比較的軽度の難聴者は、補聴器による増幅の副産物である微妙な歪みを聞き取ることができるため、このような困難に特に陥りやすいと考えられます。
歪みの原因の一つとして考えられるのは、外耳道内で増幅された信号と増幅されていない信号が、オープンドームや大きなベントからの漏れを介して混合し、櫛形フィルター効果をもたらすことです(Stiefenhofer, 2022)。
補聴器の処理によって増幅された音が最大数ミリ秒遅延し、外耳道に直接入る非増幅の音と混ざり合うと、位相ロックが乱れます。
櫛型フィルター効果による知覚的な感覚は、拡散、不自然、または金属的と表現されます(Stone et al.)。
これまでの行動テストによると、ほとんどの聴者は、処理遅延が短い(2ms)補聴器の方が、処理遅延が長い(4msまたは10ms)補聴器よりも音質が高いと判断することが示されています(Balling et al.)。
従って、補聴器の遅延時間は、音質と患者がうまく補聴器に適応するための重要な要素であると考えられます。
補聴器専門医は、音質に関する問題を解決するために患者からのフィードバックを頼りにしていますが、多くの患者は、音質を表現する洗練された言語を持たず、音響学に関する一般的な知識もないため、不満の理由を明確に説明することができません。
このため、音声処理の客観的な測定は、患者の不満の原因を特定するのに役立つ可能性があります。

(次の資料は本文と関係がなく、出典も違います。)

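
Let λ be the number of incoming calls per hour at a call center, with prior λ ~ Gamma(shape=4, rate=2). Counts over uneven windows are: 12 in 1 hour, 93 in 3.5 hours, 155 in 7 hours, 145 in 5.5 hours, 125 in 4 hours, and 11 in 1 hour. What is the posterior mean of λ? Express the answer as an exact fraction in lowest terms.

Total count: 12 + 93 + 155 + 145 + 125 + 11 = 541.
Total exposure: 1 + 3.5 + 7 + 5.5 + 4 + 1 = 22 hours.
Gamma(α, β) with Poisson data over total exposure Σt gives posterior Gamma(α+Σx, β+Σt) = Gamma(545, 24).
Posterior mean = α'/β' = 545/24.

545/24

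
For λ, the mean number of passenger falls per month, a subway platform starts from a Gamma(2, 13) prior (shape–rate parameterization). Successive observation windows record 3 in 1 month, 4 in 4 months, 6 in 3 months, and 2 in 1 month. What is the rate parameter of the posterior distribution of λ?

22

Total count: 3 + 4 + 6 + 2 = 15.
Total exposure: 1 + 4 + 3 + 1 = 9 months.
Gamma(α, β) with Poisson data over total exposure Σt gives posterior Gamma(α+Σx, β+Σt) = Gamma(17, 22).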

包絡線後方反応(EFR)は、補聴器のアルゴリズムが神経音声処理に及ぼす影響を評価するために使用できる客観的な測定方法の1つです。
EFRは中脳と皮質から発生する誘発電位です。
信号の周波数とタイミング成分はEFRによって密接に反映されるため、神経の忠実度や位相同期を測定するために使用することができます。
最近の研究では、EFRを用いて、補聴器処理の遅延が神経の位相同期に及ぼす影響を調査した(Zhou et al.) 軽度から中等度の感音性難聴の22名の参加者を募集しました。
0.5ms、5ms、7msの処理遅延の異なる3組の両耳補聴器を装着しました。
実耳測定を行い、ソフト入力、平均入力、ラウド入力(55、65、75 dB SPL)のNAL-N2規定目標に基づいて補聴器をプログラムしました(Keidser et al.)。
参加者は、真正面1メートルに設置されたスピーカーから50分間の/da/音節を聞きました。
da/音節が再生されている間、参加者は3組の補聴器をランダムに装着し、好きな映画を字幕付きで視聴しました。
この間、5電極モンタージュが/da/音節の8000回の掃引に対する反応を記録しました。
それぞれの補聴器に対する反応の100Hzの基本周波数に対する位相固定係数(PLF)が計算されました。
図1は、3つの補聴器の遅延に対するグループ平均PLFを示しています。
0.5msの遅延の補聴器は、5msまたは7msの遅延の補聴器よりも位相ロックが強かったです(p < 0.001)。
この効果は、特に難聴の程度が軽い人ほど顕著でした。
有意な遅延時間×純音平均(500 - 4000 Hz)の交互作用が観察され(p =0.003)、遅延時間の効果は難聴の程度が軽い被験者で最も強く、中程度の難聴の被験者ではあまり目立たないことが確認されました。